On my 97 I swapped the bars to the GL coded ones and for about a year and a half afterwards i heard this banging noise over bumps. It was my shocks getting slammed at full extension because my ride height had been increased by about two inches in the front. Just another thing i learned by my own experience to check for when doing this kinda stuff!


----------



## fishgeek (Sep 10, 2010)

mcwlandscaping;1164251 said:


> If you do this, check your shocks afterwards, you may need longer ones depending how your torsion bars are adjusted.
> 
> On my 97 I swapped the bars to the GL coded ones and for about a year and a half afterwards i heard this banging noise over bumps. It was my shocks getting slammed at full extension because my ride height had been increased by about two inches in the front. Just another thing i learned by my own experience to check for when doing this kinda stuff!

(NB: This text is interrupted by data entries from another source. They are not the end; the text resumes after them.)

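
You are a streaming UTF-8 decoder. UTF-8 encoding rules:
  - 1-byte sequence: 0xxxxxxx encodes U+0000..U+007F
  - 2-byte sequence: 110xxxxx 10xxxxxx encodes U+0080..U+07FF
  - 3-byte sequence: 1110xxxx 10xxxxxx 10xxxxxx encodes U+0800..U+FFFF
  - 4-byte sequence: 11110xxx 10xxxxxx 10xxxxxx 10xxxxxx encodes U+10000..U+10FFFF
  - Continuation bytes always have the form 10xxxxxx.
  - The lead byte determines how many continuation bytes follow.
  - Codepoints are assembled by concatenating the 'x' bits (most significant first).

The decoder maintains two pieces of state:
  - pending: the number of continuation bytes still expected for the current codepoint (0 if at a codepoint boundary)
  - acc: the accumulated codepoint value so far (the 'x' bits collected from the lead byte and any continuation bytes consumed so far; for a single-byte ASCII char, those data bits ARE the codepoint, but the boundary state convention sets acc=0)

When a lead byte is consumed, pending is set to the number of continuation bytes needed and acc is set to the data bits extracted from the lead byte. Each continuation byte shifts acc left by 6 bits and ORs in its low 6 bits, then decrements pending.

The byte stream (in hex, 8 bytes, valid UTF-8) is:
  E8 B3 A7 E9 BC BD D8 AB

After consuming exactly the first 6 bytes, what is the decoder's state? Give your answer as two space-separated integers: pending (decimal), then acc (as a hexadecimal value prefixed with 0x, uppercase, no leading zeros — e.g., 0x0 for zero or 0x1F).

Byte[0]=E8: 3-byte lead. pending=2, acc=0x8
Byte[1]=B3: continuation. acc=(acc<<6)|0x33=0x233, pending=1
Byte[2]=A7: continuation. acc=(acc<<6)|0x27=0x8CE7, pending=0
Byte[3]=E9: 3-byte lead. pending=2, acc=0x9
Byte[4]=BC: continuation. acc=(acc<<6)|0x3C=0x27C, pending=1
Byte[5]=BD: continuation. acc=(acc<<6)|0x3D=0x9F3D, pending=0

Answer: 0 0x9F3D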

thanks for the info I'll check it afterwards


----------



## rcpd34 (Jan 16, 2004)

I did this on my '93 SB Standard cab 1/2 ton years ago. All I wanted was to get the plow up a bit as it sagged the front end down even with Timbrens. I put the heaviest bars on I could find. It was all done for well under $1000 including labor. I was very happy as it did exactly what I wanted it to do. It will NOT make you a 3/4 ton; not even close. Everything I buy now is 3/4 ton or better.


----------



## ed39 (Oct 9, 2007)

i have an 07 1500 z71, z71 comes with stiffer bars then a normal 1500, with my keys and homemade timbrens i sit higher wayyyyy higher than a stock 2500 and it carrys the plow mint, and im running an older 7.5 diamond plow about 700lbs. i would of got a 2500 but i do to much winter driving to get raped on gas prices 5.3 dose 3-5 mpg better than a 6 liter


also dont forget to pump the tires up made a big difference in ride height wen i was moving the blade around in the off season


----------



## sweetk30 (Sep 3, 2006)

how did you crank the t-bars up on a coil strut front end 2007 1500 4x4 ? :waving:


----------



## ed39 (Oct 9, 2007)

Last year for the classic it has t bars


----------



## sweetk30 (Sep 3, 2006)

ed39;1173797 said:


> Last year for the classic it has t bars


and first year new body. you need to specify  thanks for clearin up .


----------



## ed39 (Oct 9, 2007)

haha sorry figured you would of assumed it was classic, but when all is said and done its still a 1500 haha no matter wat you do


----------